授業は皆が帰ってきた次の週に行われた。
占い学は手相学を始め、魔法生物飼育学は震える様な1月の寒さの中を外で2時間も授業を受けるのは嫌だろうと、大きな焚き火の中に火とかげ(サラマンダー)を沢山入れて生徒達を楽しませてくれた。
「レン、少し良いかな?」
闇の魔術に対する防衛術の授業の後、ハリーと話していたリーマスは、普通に1人で帰ろうとしていたレンを呼び止めた。
「ルーピン先生、何か?」
レンは皆がいる手前、リーマスにそう言えば、彼は少しだけ苦笑を浮かべた。
「キミに少し協力をしてもらいたいんだ。付き合ってくれるかな?」
ハリーはリーマスのその言葉に少し驚き、レンは少し間を空けてから頷いた。
「それじゃ夕食後、私の部屋へ来てくれるかい?」
「判りました。」
レンはそう言うと教室の出入り口に向かう。
扉を開けると其処にはロンがハリーを待っていた。
「夕食に向かうのだろう?折角だし3人で行きなさい。」
レン達は仲が良く、普段の彼らを知っている者ならこんな事を言いもしないだろう。
そう、リーマスはレン達が喧嘩または気不味い関係の真っ最中という事を知っているのだ。

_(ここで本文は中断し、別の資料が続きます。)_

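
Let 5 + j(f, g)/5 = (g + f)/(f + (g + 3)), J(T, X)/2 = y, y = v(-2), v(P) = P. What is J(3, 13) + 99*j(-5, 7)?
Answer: -2281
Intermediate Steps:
y = -2
J(T, X) = -4 (J(T, X) = 2*(-2) = -4)
j(f, g) = -25 + 5*(f + g)/(3 + f + g) (j(f, g) = -25 + 5*((g + f)/(f + (g + 3))) = -25 + 5*((f + g)/(f + (3 + g))) = -25 + 5*((f + g)/(3 + f + g)) = -25 + 5*(f + g)/(3 + f + g))
J(3, 13) + 99*j(-5, 7) = -4 + 99*(5*(-15 - 4*(-5) - 4*7)/(3 - 5 + 7)) = -4 + 99*(5*(-15 + 20 - 28)/5) = -4 + 99*(5*(⅕)*(-23)) = -4 + 99*(-23) = -4 - 2277 = -2281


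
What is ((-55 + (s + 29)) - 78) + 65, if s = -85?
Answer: -124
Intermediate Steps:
((-55 + (s + 29)) - 78) + 65 = ((-55 + (-85 + 29)) - 78) + 65 = ((-55 - 56) - 78) + 65 = (-111 - 78) + 65 = -189 + 65 = -124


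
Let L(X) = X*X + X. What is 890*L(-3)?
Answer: 5340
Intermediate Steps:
L(X) = X + X² (L(X) = X² + X = X + X²)
890*L(-3) = 890*(-3*(1 - 3)) = 890*(-3*(-2)) = 890*6 = 5340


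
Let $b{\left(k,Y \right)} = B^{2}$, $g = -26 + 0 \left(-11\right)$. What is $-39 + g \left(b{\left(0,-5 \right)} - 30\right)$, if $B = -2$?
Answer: $637$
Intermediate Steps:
$g = -26$ ($g = -26 + 0 = -26$)
$b{\left(k,Y \right)} = 4$ ($b{\left(k,Y \right)} = \left(-2\right)^{2} = 4$)
$-39 + g \left(b{\left(0,-5 \right)} - 30\right) = -39 - 26 \left(4 - 30\right) = -39 - -676 = -39 + 676 = 637$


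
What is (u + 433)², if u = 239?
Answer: 451584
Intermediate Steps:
(u + 433)² = (239 + 433)² = 672² = 451584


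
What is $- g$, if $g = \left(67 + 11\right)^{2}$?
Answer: $-6084$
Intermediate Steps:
$g = 6084$ ($g = 78^{2} = 6084$)
$- g = \left(-1\right) 6084 = -6084$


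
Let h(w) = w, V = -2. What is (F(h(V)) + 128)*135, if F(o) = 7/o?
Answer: 33615/2 ≈ 16808.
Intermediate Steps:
(F(h(V)) + 128)*135 = (7/(-2) + 128)*135 = (7*(-1/2) + 128)*135 = (-7/2 + 128)*135 = (249/2)*135 = 33615/2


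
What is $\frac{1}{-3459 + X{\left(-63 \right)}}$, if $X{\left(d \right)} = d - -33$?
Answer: $- \frac{1}{3489} \approx -0.00028661$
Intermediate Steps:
$X{\left(d \right)} = 33 + d$ ($X{\left(d \right)} = d + 33 = 33 + d$)
$\frac{1}{-3459 + X{\left(-63 \right)}} = \frac{1}{-3459 + \left(33 - 63\right)} = \frac{1}{-3459 - 30} = \frac{1}{-3489} = - \frac{1}{3489}$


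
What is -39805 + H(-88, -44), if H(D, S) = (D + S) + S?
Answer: -39981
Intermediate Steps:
H(D, S) = D + 2*S
-39805 + H(-88, -44) = -39805 + (-88 + 2*(-44)) = -39805 + (-88 - 88) = -39805 - 176 = -39981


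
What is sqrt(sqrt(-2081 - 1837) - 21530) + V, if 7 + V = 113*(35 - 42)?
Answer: -798 + sqrt(-21530 + I*sqrt(3918)) ≈ -797.79 + 146.73*I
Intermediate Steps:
V = -798 (V = -7 + 113*(35 - 42) = -7 + 113*(-7) = -7 - 791 = -798)
sqrt(sqrt(-2081 - 1837) - 21530) + V = sqrt(sqrt(-2081 - 1837) - 21530) - 798 = sqrt(sqrt(-3918) - 21530) - 798 = sqrt(I*sqrt(3918) - 21530) - 798 = sqrt(-21530 + I*sqrt(3918)) - 798 = -798 + sqrt(-21530 + I*sqrt(3918))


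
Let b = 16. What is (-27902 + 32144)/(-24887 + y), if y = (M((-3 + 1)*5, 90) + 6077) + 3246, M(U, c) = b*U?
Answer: -2121/7862 ≈ -0.26978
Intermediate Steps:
M(U, c) = 16*U
y = 9163 (y = (16*((-3 + 1)*5) + 6077) + 3246 = (16*(-2*5) + 6077) + 3246 = (16*(-10) + 6077) + 3246 = (-160 + 6077) + 3246 = 5917 + 3246 = 9163)
(-27902 + 32144)/(-24887 + y) = (-27902 + 32144)/(-24887 + 9163) = 4242/(-15724) = 4242*(-1/15724) = -2121/7862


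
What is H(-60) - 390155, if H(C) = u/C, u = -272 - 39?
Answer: -23408989/60 ≈ -3.9015e+5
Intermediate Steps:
u = -311
H(C) = -311/C
H(-60) - 390155 = -311/(-60) - 390155 = -311*(-1/60) - 390155 = 311/60 - 390155 = -23408989/60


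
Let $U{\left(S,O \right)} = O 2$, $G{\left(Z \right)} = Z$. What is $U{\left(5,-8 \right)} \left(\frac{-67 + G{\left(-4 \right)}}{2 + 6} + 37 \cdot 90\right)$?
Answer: $-53138$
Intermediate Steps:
$U{\left(S,O \right)} = 2 O$
$U{\left(5,-8 \right)} \left(\frac{-67 + G{\left(-4 \right)}}{2 + 6} + 37 \cdot 90\right) = 2 \left(-8\right) \left(\frac{-67 - 4}{2 + 6} + 37 \cdot 90\right) = - 16 \left(- \frac{71}{8} + 3330\right) = \left(-16\right) \frac{26569}{8} = -53138$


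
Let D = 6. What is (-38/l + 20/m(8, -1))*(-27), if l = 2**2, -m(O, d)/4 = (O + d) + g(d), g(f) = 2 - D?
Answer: 603/2 ≈ 301.50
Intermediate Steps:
g(f) = -4 (g(f) = 2 - 1*6 = 2 - 6 = -4)
m(O, d) = 16 - 4*O - 4*d (m(O, d) = -4*((O + d) - 4) = -4*(-4 + O + d) = 16 - 4*O - 4*d)
l = 4
(-38/l + 20/m(8, -1))*(-27) = (-38/4 + 20/(16 - 4*8 - 4*(-1)))*(-27) = (-38*1/4 + 20/(16 - 32 + 4))*(-27) = (-19/2 + 20/(-12))*(-27) = (-19/2 + 20*(-1/12))*(-27) = (-19/2 - 5/3)*(-27) = -67/6*(-27) = 603/2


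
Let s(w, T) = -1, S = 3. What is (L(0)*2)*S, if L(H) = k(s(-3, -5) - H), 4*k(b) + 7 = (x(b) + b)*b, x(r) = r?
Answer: -15/2 ≈ -7.5000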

リーマスは少し笑いながらそう言い残し、自分はさっさと教室を後にしていく。
その後姿を見送りながら、レンは少し苦笑を浮かべた。
「あー…それじゃ、行こうか。」
ロンがそう言うと、ロンの隣をハリーが、そして2人の少し後ろをレンが歩いて大広間へと向かって行く。
「なぁ、ルーピンはどこが悪いのか知ってる?」
ロンはハリーにそう言えば、ハリーは小さく首を横に振る。
そして次にレンを見ては首を傾げる、ロン。
「持病みたいなのがあるんじゃないかしら。」
「それっぽいよな。いったい何の病気なんだろう。」
ロンは心配そうにそう言えば、レンの後ろから舌打ちが聞こえる。
なんだろうと振り向いてみれば、沢山の教科書などで閉まらなくなった鞄と格闘しているハーマイオニーの姿があった。